Today is the birthdate of my long-dead mother and her very alive identical twin sister, who turns eighty-nine this year. They were born several months early in a log cabin in the Bulkley Valley, thirty miles or so east of Smithers. Some kind of tenacity and luck meant they both survived their rocky start and grew tall and strong...
As on other anniversary days of various kinds, of course my head turns to the passing of time, the where we are now in relation to where we have been or where we might be in time future. It's the old pattern of wondering about past-present-future that starts I think as soon as we are old enough to have any concept of those "categories", fluid and ever-shifting as they are.
Time past can come alive sometimes, and amaze us. It does for me in an amazing gallery of photos from old greater Russia. I mean by that Russia proper and also Georgia, Dagestan, Armenia, Uzbekistan, and more. The photos were taken before the first war, around 1910. They're on this website (and here's the address in case the link doesn't work: http://www.boston.com/bigpicture/2010/08/russia_in_color_a_century_ago.html
Do go and have a long look. Seeing the Armenian women, of course we wonder whether they were killed in the genocide or escaped to perhaps Georgia or Syria; seeing Dagestan I think about all the fighting there has been in that region, and wonder whether the descendants of the people in the photos are still there. Have they seen these photos? Probably not, is my guess.

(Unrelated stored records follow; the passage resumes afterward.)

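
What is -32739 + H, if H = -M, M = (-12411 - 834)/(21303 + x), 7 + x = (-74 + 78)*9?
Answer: -698375103/21332 ≈ -32738.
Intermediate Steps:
x = 29 (x = -7 + (-74 + 78)*9 = -7 + 4*9 = -7 + 36 = 29)
M = -13245/21332 (M = (-12411 - 834)/(21303 + 29) = -13245/21332 ≈ -0.62090)
H = 13245/21332 (H = -1*(-13245/21332) = 13245/21332 ≈ 0.62090)
-32739 + H = -32739 + 13245/21332 = -698375103/21332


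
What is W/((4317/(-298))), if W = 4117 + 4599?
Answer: -2597368/4317 ≈ -601.66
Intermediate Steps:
W = 8716
W/((4317/(-298))) = 8716/((4317/(-298))) = 8716/((4317*(-1/298))) = 8716/(-4317/298) = 8716*(-298/4317) = -2597368/4317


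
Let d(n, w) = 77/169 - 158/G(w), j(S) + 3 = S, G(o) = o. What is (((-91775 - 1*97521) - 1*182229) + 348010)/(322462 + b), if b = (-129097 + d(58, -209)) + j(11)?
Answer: -830573315/6830170528 ≈ -0.12160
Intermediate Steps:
j(S) = -3 + S
d(n, w) = 77/169 - 158/w
b = -4559509774/35321 (b = (-129097 + (77/169 - 158/(-209))) + (-3 + 11) = (-129097 + (77/169 - 158*(-1/209))) + 8 = (-129097 + (77/169 + 158/209)) + 8 = (-129097 + 42795/35321) + 8 = -4559792342/35321 + 8 = -4559509774/35321 ≈ -1.2909e+5)
(((-91775 - 1*97521) - 1*182229) + 348010)/(322462 + b) = (((-91775 - 1*97521) - 1*182229) + 348010)/(322462 - 4559509774/35321) = (((-91775 - 97521) - 182229) + 348010)/(6830170528/35321) = ((-189296 - 182229) + 348010)*(35321/6830170528) = (-371525 + 348010)*(35321/6830170528) = -23515*35321/6830170528 = -830573315/6830170528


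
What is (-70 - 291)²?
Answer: 130321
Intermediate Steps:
(-70 - 291)² = (-361)² = 130321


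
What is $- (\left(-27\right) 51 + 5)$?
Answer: $1372$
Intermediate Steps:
$- (\left(-27\right) 51 + 5) = - (-1377 + 5) = \left(-1\right) \left(-1372\right) = 1372$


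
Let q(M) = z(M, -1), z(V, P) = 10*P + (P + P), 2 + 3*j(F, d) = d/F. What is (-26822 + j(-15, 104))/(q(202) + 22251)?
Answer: -1207124/1000755 ≈ -1.2062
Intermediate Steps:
j(F, d) = -⅔ + d/(3*F) (j(F, d) = -⅔ + (d/F)/3 = -⅔ + d/(3*F))
z(V, P) = 12*P (z(V, P) = 10*P + 2*P = 12*P)
q(M) = -12 (q(M) = 12*(-1) = -12)
(-26822 + j(-15, 104))/(q(202) + 22251) = (-26822 + (⅓)*(104 - 2*(-15))/(-15))/(-12 + 22251) = (-26822 + (⅓)*(-1/15)*(104 + 30))/22239 = (-26822 + (⅓)*(-1/15)*134)*(1/22239) = (-26822 - 134/45)*(1/22239) = -1207124/45*1/22239 = -1207124/1000755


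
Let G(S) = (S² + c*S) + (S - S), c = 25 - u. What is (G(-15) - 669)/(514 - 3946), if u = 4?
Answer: 23/104 ≈ 0.22115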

The view of Tbilisi shows a small city by a river, not the sprawling messier place it has of course become. But you can see the old baths, the churches, the winding river, and get a feel for the place. And the power of the Emir of Bukhara is palpable, as he sits formally for his portrait, dressed in a gorgeous blue robe.
Mostly we glimpse the past in our mind's eye, stimulated by the words of a novel or a passing scent that evokes another time and place, or a tune that transports us. So it is astonishing to have these images, captured so carefully by a photographer who did his best to make colour images in a time when colour film was not available, by shooting through filters, three takes of the same shot, then combining them. The article that accompanies the gallery explains the technique a little.
There's a respect for the moment in this work that is all too easy to lose in theis era of easy digital shooting. I find the images haunting, and the idea of this photo project awe-inspiring. It reminds me of the movie footage shot in the late 1940's in small Ontario towns - another project of documentation that honours its subjects. And now, so many years later, these images and films, documenting time and people that are firmly in time past, are like a gift handed to us across the years...
What will we leave for future generations to find and marvel at?